Em outubro, a Reliance estava falida e foi ordenada a liquidação. Naquele mesmo mês, a Sra. Lange foi diagnosticada com câncer cervical.
Abalada com o tumulto e instada por seu primeiro marido a lucrar, ela vendeu Liz Lange em 2007. Lange disse que o preço estava na faixa de US $ 20 milhões a US $ 60 milhões.
Após a venda, porém, ela percebeu que havia abandonado mais do que um emprego. “Senti uma verdadeira sensação de perda”, disse Lange. “Foi quase como uma crise de identidade.”
Ela teve mais tempo para ficar com seus filhos, Alice, agora com 20 anos, e Gus, agora com 22, mas as fissuras em seu casamento também ficaram mais evidentes. Ela e o Sr. Lange se separaram em 2009 e finalizaram o divórcio em 2014. (O Sr. Lange morreu em 2018.)
Renovação e Rejuvenescimento
A Sra. Lange continuou a trabalhar com a Target como o rosto da marca que ela não possuía mais e passava alguns dias por mês vendendo uma linha acessível na Home Shopping Network. Foi um show lucrativo, mas em 2018 ela estava entediada e desistiu.
Naquela época, ela estava com o atual marido (um advogado corporativo que pediu para não ser identificado neste artigo porque a mídia mishegas não é coisa dele). Eles se casaram em 2015 em Gray Gardens, que eles haviam alugado.

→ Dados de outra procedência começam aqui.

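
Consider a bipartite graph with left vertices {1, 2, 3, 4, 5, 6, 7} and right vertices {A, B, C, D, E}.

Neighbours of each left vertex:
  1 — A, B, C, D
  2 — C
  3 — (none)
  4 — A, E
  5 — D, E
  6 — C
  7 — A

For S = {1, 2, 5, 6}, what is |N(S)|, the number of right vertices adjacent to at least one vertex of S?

The union of neighbours of {1, 2, 5, 6} is {A, B, C, D, E}, which has 5 elements.
Since |N(S)| = 5 ≥ |S| = 4, Hall's condition holds for this subset.

5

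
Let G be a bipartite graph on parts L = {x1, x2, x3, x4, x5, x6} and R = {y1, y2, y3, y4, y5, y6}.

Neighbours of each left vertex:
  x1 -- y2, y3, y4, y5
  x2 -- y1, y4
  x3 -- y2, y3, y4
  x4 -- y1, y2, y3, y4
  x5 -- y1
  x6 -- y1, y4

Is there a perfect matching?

No

The set {x2, x5, x6} has only 2 neighbours ({y1, y4}), so by Hall's theorem at most 5 of the 6 left vertices can be matched.
Hence no matching covers every left vertex.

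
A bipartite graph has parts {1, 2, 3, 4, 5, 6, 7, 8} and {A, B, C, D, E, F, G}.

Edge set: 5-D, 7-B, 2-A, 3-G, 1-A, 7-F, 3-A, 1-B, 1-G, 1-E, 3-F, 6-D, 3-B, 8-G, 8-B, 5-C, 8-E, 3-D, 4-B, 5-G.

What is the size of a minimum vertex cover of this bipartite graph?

7

{5, A, B, D, E, F, G} is a vertex cover of size 7: every edge has an endpoint in this set.
No smaller cover exists because 1–E, 2–A, 3–G, 4–B, 5–C, 6–D, 7–F is a matching of size 7, and a cover must include an endpoint of each of these disjoint edges (König's theorem).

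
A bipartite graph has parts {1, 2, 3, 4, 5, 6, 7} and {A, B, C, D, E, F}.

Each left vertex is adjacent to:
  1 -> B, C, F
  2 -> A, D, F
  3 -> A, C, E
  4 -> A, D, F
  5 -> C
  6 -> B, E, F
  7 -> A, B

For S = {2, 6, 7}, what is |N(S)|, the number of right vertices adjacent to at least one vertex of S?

5

The union of neighbours of {2, 6, 7} is {A, B, D, E, F}, which has 5 elements.
Since |N(S)| = 5 ≥ |S| = 3, Hall's condition holds for this subset.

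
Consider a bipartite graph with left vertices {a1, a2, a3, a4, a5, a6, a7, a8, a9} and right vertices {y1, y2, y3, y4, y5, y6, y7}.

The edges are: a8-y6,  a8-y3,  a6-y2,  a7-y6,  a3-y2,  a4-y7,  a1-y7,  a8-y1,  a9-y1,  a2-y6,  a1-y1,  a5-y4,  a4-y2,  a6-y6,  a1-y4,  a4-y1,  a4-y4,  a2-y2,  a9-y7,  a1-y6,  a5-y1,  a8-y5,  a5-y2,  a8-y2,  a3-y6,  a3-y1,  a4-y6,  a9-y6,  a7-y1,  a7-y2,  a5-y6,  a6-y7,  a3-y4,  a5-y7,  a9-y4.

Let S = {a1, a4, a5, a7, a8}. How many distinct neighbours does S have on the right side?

The union of neighbours of {a1, a4, a5, a7, a8} is {y1, y2, y3, y4, y5, y6, y7}, which has 7 elements.
Since |N(S)| = 7 ≥ |S| = 5, Hall's condition holds for this subset.

7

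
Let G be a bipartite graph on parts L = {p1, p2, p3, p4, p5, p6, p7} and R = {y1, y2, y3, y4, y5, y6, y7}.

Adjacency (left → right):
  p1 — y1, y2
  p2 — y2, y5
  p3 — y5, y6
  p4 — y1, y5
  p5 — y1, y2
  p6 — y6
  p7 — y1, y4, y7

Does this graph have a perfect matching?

The set {p1, p2, p3, p4, p5, p6} has only 4 neighbours ({y1, y2, y5, y6}), so by Hall's theorem at most 5 of the 7 left vertices can be matched.
Hence no matching covers every left vertex.

No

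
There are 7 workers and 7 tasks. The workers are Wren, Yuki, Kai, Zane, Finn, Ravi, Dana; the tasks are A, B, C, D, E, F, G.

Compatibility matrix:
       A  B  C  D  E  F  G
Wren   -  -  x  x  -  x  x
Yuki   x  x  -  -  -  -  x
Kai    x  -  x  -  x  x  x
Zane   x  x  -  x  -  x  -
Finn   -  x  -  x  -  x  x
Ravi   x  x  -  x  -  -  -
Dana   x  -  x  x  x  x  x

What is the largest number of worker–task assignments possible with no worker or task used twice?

A valid assignment of size 7: Wren→C, Yuki→B, Kai→E, Zane→A, Finn→F, Ravi→D, Dana→G.
This saturates every worker, so 7 is the maximum.

7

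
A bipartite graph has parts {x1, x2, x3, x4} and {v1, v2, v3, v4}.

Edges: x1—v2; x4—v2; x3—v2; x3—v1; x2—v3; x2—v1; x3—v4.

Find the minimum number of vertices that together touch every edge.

{x2, x3, v2} is a vertex cover of size 3: every edge has an endpoint in this set.
No smaller cover exists because x1–v2, x2–v3, x3–v1 is a matching of size 3, and a cover must include an endpoint of each of these disjoint edges (König's theorem).

3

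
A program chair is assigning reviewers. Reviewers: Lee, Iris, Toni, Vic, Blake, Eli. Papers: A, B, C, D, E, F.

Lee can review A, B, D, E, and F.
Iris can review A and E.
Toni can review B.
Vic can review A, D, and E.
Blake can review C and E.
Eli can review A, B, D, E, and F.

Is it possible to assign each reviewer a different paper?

Yes

A valid assignment of size 6: Lee–F, Iris–E, Toni–B, Vic–D, Blake–C, Eli–A.
All 6 reviewers are covered.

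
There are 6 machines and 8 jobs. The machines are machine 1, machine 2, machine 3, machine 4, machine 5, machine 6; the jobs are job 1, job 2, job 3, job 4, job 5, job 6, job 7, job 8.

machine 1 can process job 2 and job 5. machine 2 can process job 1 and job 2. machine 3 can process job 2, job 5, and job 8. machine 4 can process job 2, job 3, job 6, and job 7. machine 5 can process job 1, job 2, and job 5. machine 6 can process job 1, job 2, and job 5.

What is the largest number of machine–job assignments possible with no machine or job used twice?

5

A valid assignment of size 5: machine 1-job 5, machine 2-job 1, machine 3-job 8, machine 4-job 6, machine 5-job 2.
The set {machine 1, machine 2, machine 5, machine 6} has only 3 neighbours ({job 1, job 2, job 5}), so by Hall's theorem at most 5 of the 6 machines can be matched.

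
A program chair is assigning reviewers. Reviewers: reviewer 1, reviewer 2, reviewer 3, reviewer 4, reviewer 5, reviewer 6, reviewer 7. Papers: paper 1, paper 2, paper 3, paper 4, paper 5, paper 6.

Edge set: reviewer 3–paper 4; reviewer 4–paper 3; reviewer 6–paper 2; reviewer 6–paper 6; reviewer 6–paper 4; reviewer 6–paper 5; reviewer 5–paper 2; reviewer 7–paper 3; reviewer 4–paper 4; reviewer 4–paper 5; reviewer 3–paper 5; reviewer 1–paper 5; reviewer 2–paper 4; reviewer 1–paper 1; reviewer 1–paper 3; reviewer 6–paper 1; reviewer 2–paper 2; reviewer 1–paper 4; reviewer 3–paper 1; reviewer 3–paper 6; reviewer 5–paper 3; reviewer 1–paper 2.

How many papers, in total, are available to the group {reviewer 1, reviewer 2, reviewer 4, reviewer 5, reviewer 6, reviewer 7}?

6

The union of neighbours of {reviewer 1, reviewer 2, reviewer 4, reviewer 5, reviewer 6, reviewer 7} is {paper 1, paper 2, paper 3, paper 4, paper 5, paper 6}, which has 6 elements.
Since |N(S)| = 6 ≥ |S| = 6, Hall's condition holds for this subset.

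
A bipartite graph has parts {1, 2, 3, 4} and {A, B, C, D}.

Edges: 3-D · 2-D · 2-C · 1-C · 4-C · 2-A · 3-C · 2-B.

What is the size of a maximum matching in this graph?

A valid assignment of size 3: 1→C, 2→B, 3→D.
The set {1, 4} has only 1 neighbour ({C}), so by Hall's theorem at most 3 of the 4 left vertices can be matched.

3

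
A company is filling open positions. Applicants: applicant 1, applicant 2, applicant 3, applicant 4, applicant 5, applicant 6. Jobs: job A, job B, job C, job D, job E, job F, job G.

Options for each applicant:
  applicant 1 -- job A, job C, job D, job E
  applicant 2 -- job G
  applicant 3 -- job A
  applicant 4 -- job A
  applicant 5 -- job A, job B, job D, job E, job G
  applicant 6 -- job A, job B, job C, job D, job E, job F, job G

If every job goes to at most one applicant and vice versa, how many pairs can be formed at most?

One maximum matching: applicant 1-job E, applicant 2-job G, applicant 3-job A, applicant 5-job D, applicant 6-job F.
The set {applicant 3, applicant 4} has only 1 neighbour ({job A}), so by Hall's theorem at most 5 of the 6 applicants can be matched.

5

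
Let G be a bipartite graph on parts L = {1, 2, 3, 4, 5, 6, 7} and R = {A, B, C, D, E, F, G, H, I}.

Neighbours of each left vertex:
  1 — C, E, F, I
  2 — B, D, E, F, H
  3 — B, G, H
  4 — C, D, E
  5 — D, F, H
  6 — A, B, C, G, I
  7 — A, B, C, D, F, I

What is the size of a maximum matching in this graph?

One maximum matching: 1–C, 2–H, 3–B, 4–E, 5–F, 6–G, 7–A.
All 7 left vertices are matched, so no larger matching exists.

7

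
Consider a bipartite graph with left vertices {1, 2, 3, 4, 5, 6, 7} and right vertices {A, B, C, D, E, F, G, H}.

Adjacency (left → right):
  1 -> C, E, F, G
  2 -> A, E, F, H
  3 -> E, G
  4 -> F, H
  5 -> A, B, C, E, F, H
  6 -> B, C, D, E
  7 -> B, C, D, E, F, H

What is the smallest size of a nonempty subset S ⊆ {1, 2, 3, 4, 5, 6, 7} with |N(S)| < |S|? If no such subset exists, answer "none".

A matching saturating every left vertex exists, for instance 1→C, 2→H, 3→G, 4→F, 5→A, 6→B, 7→E.
By Hall's marriage theorem, this means |N(S)| ≥ |S| for every subset S, so no violating subset exists.

none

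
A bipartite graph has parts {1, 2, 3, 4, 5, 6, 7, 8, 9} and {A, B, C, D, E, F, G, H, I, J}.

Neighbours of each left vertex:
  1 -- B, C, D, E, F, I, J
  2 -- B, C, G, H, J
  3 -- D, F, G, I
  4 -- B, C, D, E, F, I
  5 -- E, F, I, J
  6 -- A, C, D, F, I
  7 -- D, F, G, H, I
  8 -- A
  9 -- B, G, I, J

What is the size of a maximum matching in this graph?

9

For example, pair 1-F, 2-G, 3-I, 4-E, 5-J, 6-D, 7-H, 8-A, 9-B.
This saturates every left vertex, so 9 is the maximum.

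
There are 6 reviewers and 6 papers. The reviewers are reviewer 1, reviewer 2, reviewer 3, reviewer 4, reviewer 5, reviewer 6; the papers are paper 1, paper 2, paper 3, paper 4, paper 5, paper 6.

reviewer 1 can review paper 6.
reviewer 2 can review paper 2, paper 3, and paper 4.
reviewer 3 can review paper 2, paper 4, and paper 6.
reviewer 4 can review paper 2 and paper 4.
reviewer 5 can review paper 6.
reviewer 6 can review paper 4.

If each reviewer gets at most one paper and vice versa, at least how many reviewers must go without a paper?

2

One maximum matching: reviewer 1-paper 6, reviewer 2-paper 3, reviewer 3-paper 2, reviewer 4-paper 4.
The set {reviewer 1, reviewer 3, reviewer 4, reviewer 5, reviewer 6} has only 3 neighbours ({paper 2, paper 4, paper 6}), so by Hall's theorem at most 4 of the 6 reviewers can be matched.
That matches 4 of the 6, leaving 2 unmatched; no matching can do better.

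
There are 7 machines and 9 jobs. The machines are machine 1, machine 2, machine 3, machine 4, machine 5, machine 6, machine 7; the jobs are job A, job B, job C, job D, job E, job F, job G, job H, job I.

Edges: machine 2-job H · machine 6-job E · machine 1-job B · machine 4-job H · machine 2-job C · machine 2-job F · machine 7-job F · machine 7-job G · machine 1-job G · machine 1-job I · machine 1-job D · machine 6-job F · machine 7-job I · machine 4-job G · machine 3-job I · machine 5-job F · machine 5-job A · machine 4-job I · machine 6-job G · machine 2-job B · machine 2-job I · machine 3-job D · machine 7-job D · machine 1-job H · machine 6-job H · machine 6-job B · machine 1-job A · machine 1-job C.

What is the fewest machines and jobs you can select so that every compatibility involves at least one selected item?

{machine 1, machine 2, machine 3, machine 4, machine 5, machine 6, machine 7} is a vertex cover of size 7: every edge has an endpoint in this set.
No smaller cover exists because machine 1–job D, machine 2–job B, machine 3–job I, machine 4–job G, machine 5–job A, machine 6–job H, machine 7–job F is a matching of size 7, and a cover must include an endpoint of each of these disjoint edges (König's theorem).

7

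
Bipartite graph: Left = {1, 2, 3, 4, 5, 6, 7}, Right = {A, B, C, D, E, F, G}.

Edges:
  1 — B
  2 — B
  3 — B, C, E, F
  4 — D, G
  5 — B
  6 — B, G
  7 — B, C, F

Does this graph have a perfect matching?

No

The set {1, 2, 5} has only 1 neighbour ({B}), so by Hall's theorem at most 5 of the 7 left vertices can be matched.
Hence no matching covers every left vertex.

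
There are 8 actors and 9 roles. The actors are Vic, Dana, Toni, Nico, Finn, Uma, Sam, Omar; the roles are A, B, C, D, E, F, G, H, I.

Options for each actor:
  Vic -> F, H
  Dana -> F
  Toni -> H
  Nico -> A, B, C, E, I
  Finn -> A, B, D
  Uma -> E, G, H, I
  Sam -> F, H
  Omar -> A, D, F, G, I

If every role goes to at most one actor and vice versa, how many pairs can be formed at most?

6

A valid assignment of size 6: Vic-H, Dana-F, Nico-A, Finn-B, Uma-E, Omar-G.
The set {Vic, Dana, Toni, Sam} has only 2 neighbours ({F, H}), so by Hall's theorem at most 6 of the 8 actors can be matched.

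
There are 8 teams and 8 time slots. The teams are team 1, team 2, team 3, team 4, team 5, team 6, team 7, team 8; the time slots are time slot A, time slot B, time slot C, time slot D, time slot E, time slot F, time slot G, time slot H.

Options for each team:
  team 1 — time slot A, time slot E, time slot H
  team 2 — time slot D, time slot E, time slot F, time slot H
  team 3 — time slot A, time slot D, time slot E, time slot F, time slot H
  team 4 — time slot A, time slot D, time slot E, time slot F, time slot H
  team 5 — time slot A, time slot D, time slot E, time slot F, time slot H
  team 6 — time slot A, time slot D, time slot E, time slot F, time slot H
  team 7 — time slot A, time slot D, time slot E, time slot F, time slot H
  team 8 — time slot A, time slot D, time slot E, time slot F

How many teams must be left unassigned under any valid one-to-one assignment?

3

One maximum matching: team 1→time slot A, team 2→time slot F, team 3→time slot D, team 4→time slot H, team 5→time slot E.
The set {team 1, team 2, team 3, team 4, team 5, team 6, team 7, team 8} has only 5 neighbours ({time slot A, time slot D, time slot E, time slot F, time slot H}), so by Hall's theorem at most 5 of the 8 teams can be matched.
That matches 5 of the 8, leaving 3 unmatched; no matching can do better.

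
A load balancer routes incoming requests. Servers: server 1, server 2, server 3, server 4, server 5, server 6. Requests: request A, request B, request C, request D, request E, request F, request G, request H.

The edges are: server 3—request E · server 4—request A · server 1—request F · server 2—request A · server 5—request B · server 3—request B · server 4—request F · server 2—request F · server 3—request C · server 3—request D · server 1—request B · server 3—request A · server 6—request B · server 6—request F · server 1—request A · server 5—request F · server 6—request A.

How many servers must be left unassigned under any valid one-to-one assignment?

2

For example, pair server 1-request B, server 2-request A, server 3-request E, server 4-request F.
The set {server 1, server 2, server 4, server 5, server 6} has only 3 neighbours ({request A, request B, request F}), so by Hall's theorem at most 4 of the 6 servers can be matched.
That matches 4 of the 6, leaving 2 unmatched; no matching can do better.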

Em 2017, eles compraram a casa por US $ 15 milhões de Sally Quinn, então viúva de Ben Bradlee. Embora a casa tivesse sido reformada depois de seus dias de Big and Little Edie, a Sra. Lange tinha algo mais extenso em mente. Ela supervisionou uma reforma que incluiu a casa sendo erguida para acomodar a adição de um porão de 4.000 pés quadrados.
Ela trouxe o Sr. Adler para ajudá-la com os interiores. “Um bom designer de interiores deve ser como um espelho de emagrecimento para sua cliente”, disse ele, “refletindo-a no seu melhor”. O resultado é uma miscelânea colorida do que Adler chama de “glamour americano excêntrico” com conotações inegáveis do estilo WASP (pense em shabby chic – menos o shabby, mais um pouco de LSD e muito dinheiro).
No verão passado, na marquise que dá para o jardim murado, Levy conduziu entrevistas em podcast com alguns membros da família Steinberg. O projeto ofereceu uma oportunidade para eles se conectarem durante a pandemia, disse Steinberg, 78, em uma entrevista. “Sou uma pessoa privada”, disse ele, observando que, em seu apogeu profissional, evitou a imprensa. Mas a amizade de sua filha com a Sra. Levy o acalmou. (Lembrando que foi em parte o cortejo de atenção de seu irmão que levou ao status de tablóide da família como um conto de advertência, o Sr. Steinberg respondeu: “Estou bem ciente.”)
A Sra. Lange está curiosa, e um pouco nervosa, para testemunhar a resposta à saga de sua família, cheia de dinheiro e privilégios. “Não acho que a história de minha família seja mais importante ou tão importante quanto muitas das outras histórias que estão sendo contadas hoje”, disse ela. “Mas eu acho que é uma história muito maluca, e quem não ama uma história maluca?”